Initially the project will focus on creating materials for use in inaccessible places such as deep-sea cables or radioactive sites, but in the future the research could lead to consumer goods such as mobile phones with self-healing screens.
The EPSRC-funded consortium is made up of experts from the University of Bristol, Sheffield Hallam University, University of Manchester, Cranfield University, University of Aberdeen, Lancaster University and Northumbria University.
Dr Paul Race, Principal Investigator and a Biochemist at the University of Bristol said:
“This is a hugely exciting project that leverages the combined expertise of researchers across seven universities and 13 companies to deliver truly transformative self-healing technologies for use across a range of application areas.

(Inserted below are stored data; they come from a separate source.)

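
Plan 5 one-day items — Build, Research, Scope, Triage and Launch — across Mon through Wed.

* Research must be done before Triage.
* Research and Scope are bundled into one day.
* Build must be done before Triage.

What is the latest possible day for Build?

Tue

Downstream work caps Build at Tue.
Build at Tue is achievable: Build in Tue; Research in Mon; Triage in Wed; Scope in Mon; Launch in Mon.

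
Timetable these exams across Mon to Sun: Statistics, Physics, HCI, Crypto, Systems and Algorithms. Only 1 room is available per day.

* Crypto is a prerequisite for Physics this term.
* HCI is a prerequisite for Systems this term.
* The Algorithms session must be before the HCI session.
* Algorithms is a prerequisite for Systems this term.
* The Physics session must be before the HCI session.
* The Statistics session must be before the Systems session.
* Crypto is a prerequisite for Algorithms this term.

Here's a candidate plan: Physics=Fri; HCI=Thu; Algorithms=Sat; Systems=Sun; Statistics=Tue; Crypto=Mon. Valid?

Algorithms is a prerequisite for Systems this term — holds.
The Statistics session must be before the Systems session — holds.
The Algorithms session must be before the HCI session — violated.
Crypto is a prerequisite for Algorithms this term — holds.
The Physics session must be before the HCI session — violated.
Only 1 room is available per day — holds.
HCI is a prerequisite for Systems this term — holds.
Crypto is a prerequisite for Physics this term — holds.

No. The Algorithms session must be before the HCI session is not satisfied.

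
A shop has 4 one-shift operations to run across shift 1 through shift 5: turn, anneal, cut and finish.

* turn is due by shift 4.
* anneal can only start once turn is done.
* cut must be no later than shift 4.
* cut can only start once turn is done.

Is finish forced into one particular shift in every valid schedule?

finish can be shift 1 (e.g. anneal=shift 2, finish=shift 1, cut=shift 2, turn=shift 1) or shift 2 (e.g. finish=shift 2; cut=shift 2; turn=shift 1; anneal=shift 2).

No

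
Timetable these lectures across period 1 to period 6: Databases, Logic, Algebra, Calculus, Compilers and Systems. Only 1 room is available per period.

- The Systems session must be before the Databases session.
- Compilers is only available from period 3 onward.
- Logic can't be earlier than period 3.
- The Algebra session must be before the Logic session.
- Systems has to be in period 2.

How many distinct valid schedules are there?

Splitting on Databases: it can be period 3 (9), period 4 (9), period 5 (9), period 6 (9). Listing each branch's schedules as (Logic, Algebra, Calculus, Compilers, Systems) by period number:
Databases=period 3: (4,1,5,6,2) (4,1,6,5,2) (5,1,4,6,2) (5,1,6,4,2) (5,4,1,6,2) (6,1,4,5,2) (6,1,5,4,2) (6,4,1,5,2) (6,5,1,4,2) — 9.
Databases=period 4: (3,1,5,6,2) (3,1,6,5,2) (5,1,3,6,2) (5,1,6,3,2) (5,3,1,6,2) (6,1,3,5,2) (6,1,5,3,2) (6,3,1,5,2) (6,5,1,3,2) — 9.
Databases=period 5: (3,1,4,6,2) (3,1,6,4,2) (4,1,3,6,2) (4,1,6,3,2) (4,3,1,6,2) (6,1,3,4,2) (6,1,4,3,2) (6,3,1,4,2) (6,4,1,3,2) — 9.
Databases=period 6: (3,1,4,5,2) (3,1,5,4,2) (4,1,3,5,2) (4,1,5,3,2) (4,3,1,5,2) (5,1,3,4,2) (5,1,4,3,2) (5,3,1,4,2) (5,4,1,3,2) — 9.
Summing: 9 + 9 + 9 + 9 = 36.

36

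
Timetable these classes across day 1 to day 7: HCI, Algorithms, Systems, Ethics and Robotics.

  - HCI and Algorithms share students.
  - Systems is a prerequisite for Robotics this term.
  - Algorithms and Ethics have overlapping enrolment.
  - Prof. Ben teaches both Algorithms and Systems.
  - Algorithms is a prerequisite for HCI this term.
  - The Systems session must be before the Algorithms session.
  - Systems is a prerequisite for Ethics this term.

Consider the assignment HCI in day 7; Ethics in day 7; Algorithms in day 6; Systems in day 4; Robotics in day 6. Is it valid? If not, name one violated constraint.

Prof. Ben teaches both Algorithms and Systems — holds.
Algorithms is a prerequisite for HCI this term — holds.
HCI and Algorithms share students — holds.
The Systems session must be before the Algorithms session — holds.
Systems is a prerequisite for Robotics this term — holds.
Systems is a prerequisite for Ethics this term — holds.
Algorithms and Ethics have overlapping enrolment — holds.

Valid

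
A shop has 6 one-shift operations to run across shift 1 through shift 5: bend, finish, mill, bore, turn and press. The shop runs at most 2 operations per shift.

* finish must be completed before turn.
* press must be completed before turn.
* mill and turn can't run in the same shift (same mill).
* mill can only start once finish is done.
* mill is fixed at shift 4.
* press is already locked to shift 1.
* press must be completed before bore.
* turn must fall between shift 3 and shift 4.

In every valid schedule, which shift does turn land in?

shift 3

turn's window is shift 3–shift 4.
mill is fixed at shift 4, and turn can't share a shift with mill.
So turn must be shift 3.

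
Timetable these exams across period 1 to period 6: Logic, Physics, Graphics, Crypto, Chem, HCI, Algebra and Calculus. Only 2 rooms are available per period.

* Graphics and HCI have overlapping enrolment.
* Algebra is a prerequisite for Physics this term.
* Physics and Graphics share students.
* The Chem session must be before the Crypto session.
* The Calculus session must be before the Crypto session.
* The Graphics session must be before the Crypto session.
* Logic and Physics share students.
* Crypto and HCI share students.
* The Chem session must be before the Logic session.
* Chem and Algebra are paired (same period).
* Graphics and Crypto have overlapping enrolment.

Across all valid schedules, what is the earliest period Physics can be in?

period 2

Precedence pushes Physics to at least period 2.
Physics at period 2 is achievable: Calculus -> period 2, HCI -> period 5, Physics -> period 2, Logic -> period 3, Algebra -> period 1, Graphics -> period 3, Crypto -> period 4, Chem -> period 1.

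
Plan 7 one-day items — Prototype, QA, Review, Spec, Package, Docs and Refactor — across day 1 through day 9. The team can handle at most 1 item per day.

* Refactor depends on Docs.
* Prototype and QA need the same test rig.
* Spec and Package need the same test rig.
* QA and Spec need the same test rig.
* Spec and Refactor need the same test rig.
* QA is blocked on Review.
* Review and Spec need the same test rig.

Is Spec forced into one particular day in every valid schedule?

Spec can be day 1 (e.g. Review -> day 2; Prototype -> day 6; Spec -> day 1; Package -> day 7; Docs -> day 4; QA -> day 3; Refactor -> day 5) or day 2 (e.g. QA in day 3, Refactor in day 5, Docs in day 4, Spec in day 2, Prototype in day 6, Package in day 7, Review in day 1).

No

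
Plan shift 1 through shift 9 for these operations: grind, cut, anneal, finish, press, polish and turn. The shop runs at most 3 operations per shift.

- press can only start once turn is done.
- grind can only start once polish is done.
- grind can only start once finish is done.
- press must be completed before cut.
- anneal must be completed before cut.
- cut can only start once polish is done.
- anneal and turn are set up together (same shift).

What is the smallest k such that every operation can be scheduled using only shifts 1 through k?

3 shifts

The precedence chain requires at least 3 distinct shifts.
With at most 3 per shift and 7 operations, at least 3 shifts are needed.
3 works (last occupied shift: shift 3): for example finish in shift 2; anneal in shift 1; cut in shift 3; polish in shift 1; grind in shift 3; press in shift 2; turn in shift 1.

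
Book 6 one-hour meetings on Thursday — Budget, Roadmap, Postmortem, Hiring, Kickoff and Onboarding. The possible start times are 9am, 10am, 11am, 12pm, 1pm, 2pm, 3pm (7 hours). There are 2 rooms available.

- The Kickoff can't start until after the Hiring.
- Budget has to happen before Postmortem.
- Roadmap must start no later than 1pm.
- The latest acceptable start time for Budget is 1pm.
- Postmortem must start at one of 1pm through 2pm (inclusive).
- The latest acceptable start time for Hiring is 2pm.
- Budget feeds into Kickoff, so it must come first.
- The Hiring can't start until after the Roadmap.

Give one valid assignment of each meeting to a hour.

Postmortem in 1pm; Hiring in 10am; Budget in 9am; Kickoff in 11am; Roadmap in 9am; Onboarding in 10am

Checking: Budget(9am) before Postmortem(1pm); Roadmap(9am) before Hiring(10am); Hiring(10am) before Kickoff(11am); Budget(9am) before Kickoff(11am); Budget=9am in [9am,1pm]; Postmortem=1pm in [1pm,2pm]; Roadmap=9am in [9am,1pm]; Hiring=10am in [9am,2pm]; max 2 per hour (cap 2).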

“The aim of the Manufacturing Immortality consortium is to create new materials which have the ability to regenerate – or are very difficult to break – by combining bio and non-biological composites, such as bacteria with ceramics, glass and electronics.
“This research has the potential to lead to some truly ground-breaking developments which could have a huge impact on our everyday lives – such as smartphone screens which have the ability to ‘self-heal’ if they are cracked or damaged.
“Our ultimate ambition it that the outcomes of this project will significantly contribute to positioning the UK as a world leader in innovative manufacturing technologies.”
Dr Paul Bingham, reader in materials engineering and Sheffield Hallam’s project lead, said:
“This is a substantial and important project and SHU is proud to be part of this team with other leading institutions. The team hopes that within the next 18 months we will start to see some very exciting results which, by the end of the three-year project, could well be fully functioning devices and materials.”